Allerdings: Ich bin drei Jahre älter als diese Tasche, und mich baue ich quasi täglich um, warum also Rücksichtnahme einer blöden Tasche gegenüber? Außerdem: Soll ich die Tasche etwa wieder einlagern, damit sie weitere Jahre vor sich hin müffelt, bis meine Erben (oder deren) sie dann in die Tonne hauen? Und schließlich: 15 Ocken for nothing?

Beschluss: Umbau. Und um das Dilemma zu mildern, folgt hier ein schickes Foto der Tasche im O-Zustand. Und den Prüfzettel habe ich laminiert, der hält jetzt eine Ewigkeit länger, als es unserer Umwelt lieb sein könnte. Falls irgendwelche HistorikerInnen den Zettel mal brauchen: Einfach Bescheid sagen. Ich helfe gern.

Und Dir, liebe Tasche, sage ich: Du hast lange genug gepennt. Jetzt kommen aufregende Zeiten. Showtime!





"It's astounding:
Time is fleeting,
Madness takes its toll.
But listen closely:

Not for very much longer

I've got to keep control.
I remember doing the Time Warp,
Drinking those moments when
The blackness would hit me

And the void would be calling

Let's do the Time Warp again
Let's do the Time Warp again  ..."

Richard O'Brien, Rocky Horror Picture Show




Donnerstag, 12. Mai 2016

Überwältigt


Hier ist mal wieder Sendepause, weil mich das Werk eines Profis ganz kleinlaut werden lässt:


Ziemlich klare Beweisführung, dass wir alle selbst ganz genau wissen, dass wir mit unserem Lebensstil alle  wichtigen Bereiche unseres Lebens gegen die Wand fahren - und trotzdem weitermachen, sogar immer mehr Gas geben. Leider gut und wasserdicht recherchiert, leider zwingend in der gedanklichen Logik, leider wieder ein Punkt, den unsere Enkel uns um die Ohren hauen können und werden: Ihr habt es gewusst! Ihr habt es zugelassen! Ihr habt es sogar unterstützt! Ihr wart wissentlich ein Teil davon! Aus Bequemlichkeit. Aus Egoismus.

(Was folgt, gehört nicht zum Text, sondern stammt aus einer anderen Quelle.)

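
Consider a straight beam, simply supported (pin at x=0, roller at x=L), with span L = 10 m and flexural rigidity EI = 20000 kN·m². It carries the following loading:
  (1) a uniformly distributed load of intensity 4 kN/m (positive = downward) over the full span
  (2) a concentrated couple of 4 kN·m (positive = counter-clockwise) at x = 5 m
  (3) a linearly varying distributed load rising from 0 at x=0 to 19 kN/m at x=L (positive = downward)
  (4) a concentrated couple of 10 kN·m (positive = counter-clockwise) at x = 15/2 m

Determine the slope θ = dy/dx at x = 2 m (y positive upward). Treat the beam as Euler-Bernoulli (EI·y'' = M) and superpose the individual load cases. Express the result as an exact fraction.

Load 1 — uniform load w=4 kN/m over full span:
  θ_1 = -w(L³-6Lx²+4x³)/(24EI) = -4·(10³-6·10·2²+4·2³)/(24·20000) = -33/5000 rad
Load 2 — applied couple M₀=4 kN·m at a=5 m (b=L-a=5):
  θ_2 = (M₀x²/(2L)+C₁)/EI  [x≤a] with C₁=M₀(3b²-L²)/(6L)=-5/3 = (4·2²/(2·10)+(-5/3))/20000 = -13/300000 rad
Load 3 — triangular load w₀=19 kN/m (0→w₀ over full span):
  θ_3 = -w₀(7L⁴-30L²x²+15x⁴)/(360LEI) = -19·(7·10⁴-30·10²·2²+15·2⁴)/(360·10·20000) = -1729/112500 rad
Load 4 — applied couple M₀=10 kN·m at a=15/2 m (b=L-a=5/2):
  θ_4 = (M₀x²/(2L)+C₁)/EI  [x≤a] with C₁=M₀(3b²-L²)/(6L)=-325/24 = (10·2²/(2·10)+(-325/24))/20000 = -277/480000 rad
Superposition: θ = Σ θ_i = -162643/7200000 rad ≈ -0.022589 rad

θ(2) = -162643/7200000 rad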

Und wir werden nicht mal den lahmarschigen, verlogenen Versuch machen können, Unwissenheit oder Befehlsnotstand zu heucheln.



Ein paar Dinge, die Welzer schreibt, ein paar Konsequenzen, die er entweder prophezeit oder fordert, muss ich noch in Ruhe ventilieren. Klar ist: Wir müssen viel grundsätzlichere Veränderungen denken und leben.